Joint Graph-Based Depth Refinement and Normal Estimation

CVPR 2020

Authors: Mattia Rossi, Mireille El Gheche, Andreas Kuhn, Pascal Frossard Description: Depth estimation is an essential component in understanding the 3D geometry of a scene, with numerous applications in urban and indoor settings. These scenarios are characterized by a prevalence of human made structures, which in most of the cases are either inherently piece-wise planar or can be approximated as such. With these settings in mind, we devise a novel depth refinement framework that aims at recovering the underlying piece-wise planarity of those inverse depth maps associated to piece-wise planar scenes.

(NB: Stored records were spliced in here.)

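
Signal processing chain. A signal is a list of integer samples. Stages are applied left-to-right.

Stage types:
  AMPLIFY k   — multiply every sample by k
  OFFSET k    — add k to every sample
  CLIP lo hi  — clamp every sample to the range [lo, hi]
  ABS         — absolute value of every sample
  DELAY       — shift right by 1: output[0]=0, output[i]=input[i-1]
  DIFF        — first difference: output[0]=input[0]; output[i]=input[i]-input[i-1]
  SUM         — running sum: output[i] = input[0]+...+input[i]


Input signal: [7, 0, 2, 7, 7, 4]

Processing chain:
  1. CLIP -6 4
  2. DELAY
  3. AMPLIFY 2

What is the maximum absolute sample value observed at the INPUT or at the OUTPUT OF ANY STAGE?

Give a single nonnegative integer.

Input: [7, 0, 2, 7, 7, 4] (max |s|=7)
Stage 1 (CLIP -6 4): clip(7,-6,4)=4, clip(0,-6,4)=0, clip(2,-6,4)=2, clip(7,-6,4)=4, clip(7,-6,4)=4, clip(4,-6,4)=4 -> [4, 0, 2, 4, 4, 4] (max |s|=4)
Stage 2 (DELAY): [0, 4, 0, 2, 4, 4] = [0, 4, 0, 2, 4, 4] -> [0, 4, 0, 2, 4, 4] (max |s|=4)
Stage 3 (AMPLIFY 2): 0*2=0, 4*2=8, 0*2=0, 2*2=4, 4*2=8, 4*2=8 -> [0, 8, 0, 4, 8, 8] (max |s|=8)
Overall max amplitude: 8

Answer: 8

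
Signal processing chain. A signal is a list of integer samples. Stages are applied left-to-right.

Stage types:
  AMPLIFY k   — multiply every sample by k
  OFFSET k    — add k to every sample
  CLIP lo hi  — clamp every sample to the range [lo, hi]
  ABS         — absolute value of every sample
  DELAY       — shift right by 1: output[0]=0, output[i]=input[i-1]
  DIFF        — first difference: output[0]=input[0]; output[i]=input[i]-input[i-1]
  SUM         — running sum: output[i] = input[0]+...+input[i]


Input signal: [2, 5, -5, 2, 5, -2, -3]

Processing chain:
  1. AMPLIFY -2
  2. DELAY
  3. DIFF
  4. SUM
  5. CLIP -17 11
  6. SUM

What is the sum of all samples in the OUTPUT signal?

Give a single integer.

Answer: -62

Derivation:
Input: [2, 5, -5, 2, 5, -2, -3]
Stage 1 (AMPLIFY -2): 2*-2=-4, 5*-2=-10, -5*-2=10, 2*-2=-4, 5*-2=-10, -2*-2=4, -3*-2=6 -> [-4, -10, 10, -4, -10, 4, 6]
Stage 2 (DELAY): [0, -4, -10, 10, -4, -10, 4] = [0, -4, -10, 10, -4, -10, 4] -> [0, -4, -10, 10, -4, -10, 4]
Stage 3 (DIFF): s[0]=0, -4-0=-4, -10--4=-6, 10--10=20, -4-10=-14, -10--4=-6, 4--10=14 -> [0, -4, -6, 20, -14, -6, 14]
Stage 4 (SUM): sum[0..0]=0, sum[0..1]=-4, sum[0..2]=-10, sum[0..3]=10, sum[0..4]=-4, sum[0..5]=-10, sum[0..6]=4 -> [0, -4, -10, 10, -4, -10, 4]
Stage 5 (CLIP -17 11): clip(0,-17,11)=0, clip(-4,-17,11)=-4, clip(-10,-17,11)=-10, clip(10,-17,11)=10, clip(-4,-17,11)=-4, clip(-10,-17,11)=-10, clip(4,-17,11)=4 -> [0, -4, -10, 10, -4, -10, 4]
Stage 6 (SUM): sum[0..0]=0, sum[0..1]=-4, sum[0..2]=-14, sum[0..3]=-4, sum[0..4]=-8, sum[0..5]=-18, sum[0..6]=-14 -> [0, -4, -14, -4, -8, -18, -14]
Output sum: -62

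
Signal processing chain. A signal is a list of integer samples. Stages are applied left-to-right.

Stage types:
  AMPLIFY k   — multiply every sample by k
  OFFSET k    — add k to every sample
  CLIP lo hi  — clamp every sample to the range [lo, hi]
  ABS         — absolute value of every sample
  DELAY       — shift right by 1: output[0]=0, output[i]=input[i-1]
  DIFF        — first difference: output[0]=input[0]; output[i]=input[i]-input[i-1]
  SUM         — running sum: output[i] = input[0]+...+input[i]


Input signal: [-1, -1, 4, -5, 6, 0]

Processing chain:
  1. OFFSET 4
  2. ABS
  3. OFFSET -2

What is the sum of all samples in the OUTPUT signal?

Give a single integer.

Answer: 17

Derivation:
Input: [-1, -1, 4, -5, 6, 0]
Stage 1 (OFFSET 4): -1+4=3, -1+4=3, 4+4=8, -5+4=-1, 6+4=10, 0+4=4 -> [3, 3, 8, -1, 10, 4]
Stage 2 (ABS): |3|=3, |3|=3, |8|=8, |-1|=1, |10|=10, |4|=4 -> [3, 3, 8, 1, 10, 4]
Stage 3 (OFFSET -2): 3+-2=1, 3+-2=1, 8+-2=6, 1+-2=-1, 10+-2=8, 4+-2=2 -> [1, 1, 6, -1, 8, 2]
Output sum: 17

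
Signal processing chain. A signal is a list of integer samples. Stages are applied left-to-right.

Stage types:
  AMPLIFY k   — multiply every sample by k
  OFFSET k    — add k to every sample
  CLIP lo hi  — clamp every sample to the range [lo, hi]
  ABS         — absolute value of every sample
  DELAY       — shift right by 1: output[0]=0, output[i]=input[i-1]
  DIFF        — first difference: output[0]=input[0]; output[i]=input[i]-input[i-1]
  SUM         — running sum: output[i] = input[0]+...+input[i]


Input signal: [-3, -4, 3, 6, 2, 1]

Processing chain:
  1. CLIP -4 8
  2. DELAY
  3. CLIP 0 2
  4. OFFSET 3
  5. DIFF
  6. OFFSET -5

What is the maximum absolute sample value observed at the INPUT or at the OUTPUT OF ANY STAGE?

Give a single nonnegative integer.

Input: [-3, -4, 3, 6, 2, 1] (max |s|=6)
Stage 1 (CLIP -4 8): clip(-3,-4,8)=-3, clip(-4,-4,8)=-4, clip(3,-4,8)=3, clip(6,-4,8)=6, clip(2,-4,8)=2, clip(1,-4,8)=1 -> [-3, -4, 3, 6, 2, 1] (max |s|=6)
Stage 2 (DELAY): [0, -3, -4, 3, 6, 2] = [0, -3, -4, 3, 6, 2] -> [0, -3, -4, 3, 6, 2] (max |s|=6)
Stage 3 (CLIP 0 2): clip(0,0,2)=0, clip(-3,0,2)=0, clip(-4,0,2)=0, clip(3,0,2)=2, clip(6,0,2)=2, clip(2,0,2)=2 -> [0, 0, 0, 2, 2, 2] (max |s|=2)
Stage 4 (OFFSET 3): 0+3=3, 0+3=3, 0+3=3, 2+3=5, 2+3=5, 2+3=5 -> [3, 3, 3, 5, 5, 5] (max |s|=5)
Stage 5 (DIFF): s[0]=3, 3-3=0, 3-3=0, 5-3=2, 5-5=0, 5-5=0 -> [3, 0, 0, 2, 0, 0] (max |s|=3)
Stage 6 (OFFSET -5): 3+-5=-2, 0+-5=-5, 0+-5=-5, 2+-5=-3, 0+-5=-5, 0+-5=-5 -> [-2, -5, -5, -3, -5, -5] (max |s|=5)
Overall max amplitude: 6

Answer: 6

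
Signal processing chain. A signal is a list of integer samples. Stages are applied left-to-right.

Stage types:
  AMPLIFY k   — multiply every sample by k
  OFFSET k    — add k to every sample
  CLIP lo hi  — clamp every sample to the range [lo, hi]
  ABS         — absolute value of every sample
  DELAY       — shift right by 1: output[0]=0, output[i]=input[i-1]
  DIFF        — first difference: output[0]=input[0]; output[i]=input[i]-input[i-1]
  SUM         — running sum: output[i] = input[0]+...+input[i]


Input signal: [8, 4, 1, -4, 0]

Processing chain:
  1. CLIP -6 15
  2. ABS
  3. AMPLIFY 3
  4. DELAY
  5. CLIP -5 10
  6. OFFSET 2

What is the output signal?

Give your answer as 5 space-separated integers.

Input: [8, 4, 1, -4, 0]
Stage 1 (CLIP -6 15): clip(8,-6,15)=8, clip(4,-6,15)=4, clip(1,-6,15)=1, clip(-4,-6,15)=-4, clip(0,-6,15)=0 -> [8, 4, 1, -4, 0]
Stage 2 (ABS): |8|=8, |4|=4, |1|=1, |-4|=4, |0|=0 -> [8, 4, 1, 4, 0]
Stage 3 (AMPLIFY 3): 8*3=24, 4*3=12, 1*3=3, 4*3=12, 0*3=0 -> [24, 12, 3, 12, 0]
Stage 4 (DELAY): [0, 24, 12, 3, 12] = [0, 24, 12, 3, 12] -> [0, 24, 12, 3, 12]
Stage 5 (CLIP -5 10): clip(0,-5,10)=0, clip(24,-5,10)=10, clip(12,-5,10)=10, clip(3,-5,10)=3, clip(12,-5,10)=10 -> [0, 10, 10, 3, 10]
Stage 6 (OFFSET 2): 0+2=2, 10+2=12, 10+2=12, 3+2=5, 10+2=12 -> [2, 12, 12, 5, 12]

Answer: 2 12 12 5 12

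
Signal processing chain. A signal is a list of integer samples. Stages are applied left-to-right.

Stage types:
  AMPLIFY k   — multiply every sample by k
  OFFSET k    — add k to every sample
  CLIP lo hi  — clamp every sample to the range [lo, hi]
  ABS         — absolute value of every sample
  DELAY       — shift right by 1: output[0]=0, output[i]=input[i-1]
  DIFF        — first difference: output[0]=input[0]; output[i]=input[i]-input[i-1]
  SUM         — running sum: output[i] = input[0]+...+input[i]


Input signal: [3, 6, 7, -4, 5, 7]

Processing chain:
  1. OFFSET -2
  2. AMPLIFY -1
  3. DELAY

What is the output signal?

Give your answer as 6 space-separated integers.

Input: [3, 6, 7, -4, 5, 7]
Stage 1 (OFFSET -2): 3+-2=1, 6+-2=4, 7+-2=5, -4+-2=-6, 5+-2=3, 7+-2=5 -> [1, 4, 5, -6, 3, 5]
Stage 2 (AMPLIFY -1): 1*-1=-1, 4*-1=-4, 5*-1=-5, -6*-1=6, 3*-1=-3, 5*-1=-5 -> [-1, -4, -5, 6, -3, -5]
Stage 3 (DELAY): [0, -1, -4, -5, 6, -3] = [0, -1, -4, -5, 6, -3] -> [0, -1, -4, -5, 6, -3]

Answer: 0 -1 -4 -5 6 -3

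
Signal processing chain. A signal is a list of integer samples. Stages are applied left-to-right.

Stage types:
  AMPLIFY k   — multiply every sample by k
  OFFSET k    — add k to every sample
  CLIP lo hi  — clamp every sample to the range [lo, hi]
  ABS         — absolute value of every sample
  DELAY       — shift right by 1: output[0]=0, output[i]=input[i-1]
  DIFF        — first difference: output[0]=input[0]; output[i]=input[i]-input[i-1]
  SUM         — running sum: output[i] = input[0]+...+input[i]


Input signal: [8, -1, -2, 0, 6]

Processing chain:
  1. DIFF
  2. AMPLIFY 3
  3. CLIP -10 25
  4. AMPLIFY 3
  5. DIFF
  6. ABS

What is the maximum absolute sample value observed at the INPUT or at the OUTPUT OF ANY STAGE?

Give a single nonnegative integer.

Input: [8, -1, -2, 0, 6] (max |s|=8)
Stage 1 (DIFF): s[0]=8, -1-8=-9, -2--1=-1, 0--2=2, 6-0=6 -> [8, -9, -1, 2, 6] (max |s|=9)
Stage 2 (AMPLIFY 3): 8*3=24, -9*3=-27, -1*3=-3, 2*3=6, 6*3=18 -> [24, -27, -3, 6, 18] (max |s|=27)
Stage 3 (CLIP -10 25): clip(24,-10,25)=24, clip(-27,-10,25)=-10, clip(-3,-10,25)=-3, clip(6,-10,25)=6, clip(18,-10,25)=18 -> [24, -10, -3, 6, 18] (max |s|=24)
Stage 4 (AMPLIFY 3): 24*3=72, -10*3=-30, -3*3=-9, 6*3=18, 18*3=54 -> [72, -30, -9, 18, 54] (max |s|=72)
Stage 5 (DIFF): s[0]=72, -30-72=-102, -9--30=21, 18--9=27, 54-18=36 -> [72, -102, 21, 27, 36] (max |s|=102)
Stage 6 (ABS): |72|=72, |-102|=102, |21|=21, |27|=27, |36|=36 -> [72, 102, 21, 27, 36] (max |s|=102)
Overall max amplitude: 102

Answer: 102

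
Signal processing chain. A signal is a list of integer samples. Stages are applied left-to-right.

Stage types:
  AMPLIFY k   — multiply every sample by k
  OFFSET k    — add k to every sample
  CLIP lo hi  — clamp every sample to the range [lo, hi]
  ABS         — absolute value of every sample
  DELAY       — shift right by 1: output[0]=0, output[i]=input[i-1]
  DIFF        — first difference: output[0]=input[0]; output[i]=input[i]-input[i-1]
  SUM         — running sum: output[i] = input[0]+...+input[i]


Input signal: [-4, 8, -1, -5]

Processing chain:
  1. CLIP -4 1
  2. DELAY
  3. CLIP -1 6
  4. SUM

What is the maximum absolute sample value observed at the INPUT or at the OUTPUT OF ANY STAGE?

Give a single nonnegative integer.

Answer: 8

Derivation:
Input: [-4, 8, -1, -5] (max |s|=8)
Stage 1 (CLIP -4 1): clip(-4,-4,1)=-4, clip(8,-4,1)=1, clip(-1,-4,1)=-1, clip(-5,-4,1)=-4 -> [-4, 1, -1, -4] (max |s|=4)
Stage 2 (DELAY): [0, -4, 1, -1] = [0, -4, 1, -1] -> [0, -4, 1, -1] (max |s|=4)
Stage 3 (CLIP -1 6): clip(0,-1,6)=0, clip(-4,-1,6)=-1, clip(1,-1,6)=1, clip(-1,-1,6)=-1 -> [0, -1, 1, -1] (max |s|=1)
Stage 4 (SUM): sum[0..0]=0, sum[0..1]=-1, sum[0..2]=0, sum[0..3]=-1 -> [0, -1, 0, -1] (max |s|=1)
Overall max amplitude: 8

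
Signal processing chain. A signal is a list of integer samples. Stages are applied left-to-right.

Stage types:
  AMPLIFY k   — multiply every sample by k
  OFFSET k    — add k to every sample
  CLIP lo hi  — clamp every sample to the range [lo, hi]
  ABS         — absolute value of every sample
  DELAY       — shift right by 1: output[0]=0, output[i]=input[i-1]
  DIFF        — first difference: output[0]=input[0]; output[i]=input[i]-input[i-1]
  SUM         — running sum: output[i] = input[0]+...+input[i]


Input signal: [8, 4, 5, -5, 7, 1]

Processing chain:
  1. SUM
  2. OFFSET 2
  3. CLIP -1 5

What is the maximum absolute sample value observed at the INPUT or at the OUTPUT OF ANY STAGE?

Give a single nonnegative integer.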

We formulate this task as an optimization problem involving a data fidelity term, which minimizes the distance to the noisy and possibly incomplete input inverse depth map, as well as a regularization, which enforces a piece-wise planar solution. As for the regularization term, we model the inverse depth map pixels as the nodes of a weighted graph, with the weight of the edge between two pixels capturing the likelihood that they belong to the same plane in the scene. The proposed regularization fits a plane at each pixel automatically, avoiding any a priori estimation of the scene planes, and enforces that strongly connected pixels are assigned to the same plane. The resulting optimization problem is solved efficiently with the ADAM solver. Extensive tests show that our method leads to a significant improvement in depth refinement, both visually and numerically, with respect to state-of-the-art algorithms on the Middlebury, KITTI and ETH3D multi-view datasets.